Backprop and topological sorting

Neural networks need to update their weights with respect to a loss function. Rather than compute these weight updates manually, today we usually use automatic differentiation packages and tools. We call these autodiff systems.

To do their job, autodiff systems construct computational graphs of the function they’re trying to find the gradient of. These computational graphs are key to backpropagation. I won’t go into how these graphs are constructed here.

Nodes make up a computational graph. Here’s an example of a sequence of nodes making up a graph. This might have been constructed by the autodiff system, or maybe the user did it manually.

Here it is in tree form:

An arrow from z to t1 means “z is the parent of t1”. This means t1 will hold a reference to z as its ‘parent’. . Note that it doesn’t mean that z will hold a reference to t1. There’s nothing denoting children in this structure, only parents.

Once the graph is constructed, we backpropagate through it, starting off at the end node (the one for the loss function) and then visiting the other nodes.

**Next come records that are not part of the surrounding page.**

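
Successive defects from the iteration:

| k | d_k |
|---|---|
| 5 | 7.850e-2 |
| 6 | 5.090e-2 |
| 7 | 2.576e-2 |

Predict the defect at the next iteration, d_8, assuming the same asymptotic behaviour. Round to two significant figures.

8.8e-3

First estimate the order: p ≈ ln(d_7/d_6) / ln(d_6/d_5) = ln(2.576e-2/5.090e-2)/ln(5.090e-2/7.850e-2) = ln(0.50609)/ln(0.648408) ≈ 1.5720.
Then d_8 ≈ d_7·(d_7/d_6)^p = 2.576e-2·(0.50609)^1.5720 = 2.576e-2·0.342804 ≈ 0.008831.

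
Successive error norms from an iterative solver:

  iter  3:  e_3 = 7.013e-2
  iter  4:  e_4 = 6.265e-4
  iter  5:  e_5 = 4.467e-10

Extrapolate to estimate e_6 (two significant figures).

1.6e-28

First estimate the order: p ≈ ln(e_5/e_4) / ln(e_4/e_3) = ln(4.467e-10/6.265e-4)/ln(6.265e-4/7.013e-2) = ln(7.13009e-07)/ln(0.00893341) ≈ 3.0000.
Then e_6 ≈ e_5·(e_5/e_4)^p = 4.467e-10·(7.13009e-07)^3.0000 = 4.467e-10·3.62481e-19 ≈ 1.619e-28.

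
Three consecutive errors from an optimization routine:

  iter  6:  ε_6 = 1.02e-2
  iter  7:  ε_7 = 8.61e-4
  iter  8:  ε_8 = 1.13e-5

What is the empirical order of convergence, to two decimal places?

p ≈ ln(ε_8/ε_7) / ln(ε_7/ε_6)
  = ln(1.13e-5/8.61e-4) / ln(8.61e-4/1.02e-2)
  = ln(0.0131243) / ln(0.0844118)
  = -4.33329 / -2.47205 ≈ 1.75291

1.75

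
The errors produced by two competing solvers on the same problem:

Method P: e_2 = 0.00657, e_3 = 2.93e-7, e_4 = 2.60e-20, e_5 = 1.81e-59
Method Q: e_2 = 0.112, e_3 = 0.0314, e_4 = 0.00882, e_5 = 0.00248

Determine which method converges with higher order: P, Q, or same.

Method P: p ≈ ln(1.81e-59/2.60e-20)/ln(2.60e-20/2.93e-7) ≈ 3.00.
Method Q: p ≈ ln(0.00248/0.00882)/ln(0.00882/0.0314) ≈ 1.00.
Method P has the higher order (≈3.0 vs ≈1.0).

P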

This is how it works for reverse-mode differentiation.

The order you visit the nodes matters. It turns out that you want to visit nodes in the opposite order that you would topologically sort them. So autodiff systems like to topologically sort computation graphs, then reverse the ordering.

Looking through code for Autodidact, a somewhat simplified code autodiff library, there’s a generator function that yields nodes in a topological order. It looks like this:

def toposort(end_node):
    child_counts = {}
    stack = [end_node]
    while stack:
        node = stack.pop()
        if node in child_counts:
            child_counts[node] += 1
        else:
            child_counts[node] = 1
            stack.extend(node.parents)

    childless_nodes = [end_node]
    while childless_nodes:
        node = childless_nodes.pop()
        yield node
        for parent in node.parents:
            if child_counts[parent] == 1:
                childless_nodes.append(parent)
            else:
                child_counts[parent] -= 1

It’s a bit complicated, so I’ve rewritten it and added some comments to the code to explain how it works.

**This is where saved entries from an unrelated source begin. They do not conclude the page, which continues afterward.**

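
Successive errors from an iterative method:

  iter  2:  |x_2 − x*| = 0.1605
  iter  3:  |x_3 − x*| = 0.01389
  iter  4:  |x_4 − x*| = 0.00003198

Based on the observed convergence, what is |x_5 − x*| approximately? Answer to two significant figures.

9.1e-12

First estimate the order: p ≈ ln(|x_4 − x*|/|x_3 − x*|) / ln(|x_3 − x*|/|x_2 − x*|) = ln(0.00003198/0.01389)/ln(0.01389/0.1605) = ln(0.00230238)/ln(0.0865421) ≈ 2.4820.
Then |x_5 − x*| ≈ |x_4 − x*|·(|x_4 − x*|/|x_3 − x*|)^p = 0.00003198·(0.00230238)^2.4820 = 0.00003198·2.83742e-07 ≈ 9.074e-12.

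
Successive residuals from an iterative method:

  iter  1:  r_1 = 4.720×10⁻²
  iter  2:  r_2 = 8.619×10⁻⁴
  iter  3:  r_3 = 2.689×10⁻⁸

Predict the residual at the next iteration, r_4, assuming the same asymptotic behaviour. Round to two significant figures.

First estimate the order: p ≈ ln(r_3/r_2) / ln(r_2/r_1) = ln(2.689×10⁻⁸/8.619×10⁻⁴)/ln(8.619×10⁻⁴/4.720×10⁻²) = ln(3.11985e-05)/ln(0.0182606) ≈ 2.5918.
Then r_4 ≈ r_3·(r_3/r_2)^p = 2.689×10⁻⁸·(3.11985e-05)^2.5918 = 2.689×10⁻⁸·2.09747e-12 ≈ 5.64e-20.

5.6e-20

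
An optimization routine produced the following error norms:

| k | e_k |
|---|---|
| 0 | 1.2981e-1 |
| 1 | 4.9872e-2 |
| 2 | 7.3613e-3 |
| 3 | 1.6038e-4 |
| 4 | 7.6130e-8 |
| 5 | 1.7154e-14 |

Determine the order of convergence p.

2

Consecutive ratios: e_5/e_4 = 1.7154e-14/7.6130e-8 = 2.25325e-07, e_4/e_3 = 7.6130e-8/1.6038e-4 = 0.000474685.
p ≈ ln(2.25325e-07)/ln(0.000474685) = -15.3057/-7.6529 ≈ 2.00.
So the convergence is quadratic (order 2).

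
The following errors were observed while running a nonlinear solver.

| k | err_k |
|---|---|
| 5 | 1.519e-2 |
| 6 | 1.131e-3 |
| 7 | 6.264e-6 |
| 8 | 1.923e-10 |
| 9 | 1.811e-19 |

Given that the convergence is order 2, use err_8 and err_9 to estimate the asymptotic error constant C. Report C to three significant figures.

C ≈ err_9 / err_8^2
  = 1.811e-19 / (1.923e-10)^2
  = 1.811e-19 / 3.69793e-20 ≈ 4.8973

4.90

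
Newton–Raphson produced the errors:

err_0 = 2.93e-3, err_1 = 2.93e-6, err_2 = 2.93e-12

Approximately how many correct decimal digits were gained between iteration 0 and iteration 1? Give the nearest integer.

Digits gained ≈ log₁₀(err_0/err_1) = log₁₀(2.93e-3/2.93e-6) = log₁₀(1000) ≈ 3.000.

3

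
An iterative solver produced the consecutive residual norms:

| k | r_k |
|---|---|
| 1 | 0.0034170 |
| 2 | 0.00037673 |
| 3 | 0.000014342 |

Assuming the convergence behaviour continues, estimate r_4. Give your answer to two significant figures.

1.1e-7

First estimate the order: p ≈ ln(r_3/r_2) / ln(r_2/r_1) = ln(0.000014342/0.00037673)/ln(0.00037673/0.0034170) = ln(0.0380697)/ln(0.110252) ≈ 1.4822.
Then r_4 ≈ r_3·(r_3/r_2)^p = 0.000014342·(0.0380697)^1.4822 = 0.000014342·0.0078729 ≈ 1.129e-07.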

def get_counts(end_node): 
    """
    Coming down the tree, from scalar (like a loss function) to inputs. How many times does each node come up?
    Useful because when we do our topological sort, we'll want to only return a
    node's parent if all its children have already been returned.  
    
    Params:
	    end_node: scalar value/ loss function: the thing at the end of the graph
	  """
	    
    # How many nodes have that node as a parent
    # e.g. node_counts ['a']=2 mean two nodes have 'a' as a parent. Note: won't count nodes that have 'a' as a parent if they have no link to the final scalar outpu
    node_counts = defaultdict(lambda: 0 )  
    
    stack = [end_node]  # list/stack initiated at the end node
    while stack:    # keep going while there's still stuff in the stack 
        node = stack.pop()  # current node is the one at the back of the stack
        stack.extend(node.parents)  # add its parents to the stack
        node_counts[node.name] += 1  # add the count - number of times it has come up 
    return node_counts
    
def toposort(end_node): 
    """Yield nodes in topological order. 
    See https://www.youtube.com/watch?v=eL-KzMXSXXI for tutorial on what this order is. 
    """
    
    counts = get_counts(end_node)   # see above 
    stack = [end_node]  # tracks where we are up to in the tree 
    while stack:   # keep going while there's stuff here 
        node = stack.pop()  # take from back of list 
        yield node  # print here to inspect the node
        # iterate through parents of node, ensure we only return node once 
        for parent in node.parents: 
            p = parent.name
            # we can only return a node's parent after all its children have been returned. 
            # otherwise sort is out of order, or if a node is parent to more than one 
            # node it'll be returned more than once (which is bad) 
            if counts[p] == 1: stack.append(parent)
            else:              counts[p] -= 1

How can we use this code? Let’s define a class called Node that we can do this topological sort on.

class Node: 
    def __init__(self, name, parents): 
        self.name = name
        x = [parents] if type(parents) == Node else parents  # gotta put Nodes in lists
        self.parents = x
    
    def __str__(self):   # for printing
        if self.parents is None: 
            n = "None"
        elif len(self.parents)==1:
            n = self.parents[0].name
        else: 
            n = ', '.join([o.name for o in self.parents])
        return "name: "+ self.name + " parents: "+ n
    
    def __len__(self):   # for use in printing 
        return 1

Now we can create this computational graph ourselves using Node objects.

z = Node('z', [])
t1 = Node('t1', z)
t2 = Node('t2', t1)
one = Node('1', [])
t3 = Node('t3', [one, t2])
y = Node('y', t3)

Then if we run toposort(y), it’ll return the nodes in reverse topological order, which is what we want. We can test it ourselves quickly by changing the yield to a print inside the function. We get

toposort(y)
# y
# t3
# t2
# t1
# z
# 1

This was a pretty simple example. But it’ll work as long as the graph remains a DAG: i.e. it doesn’t have any loops in it.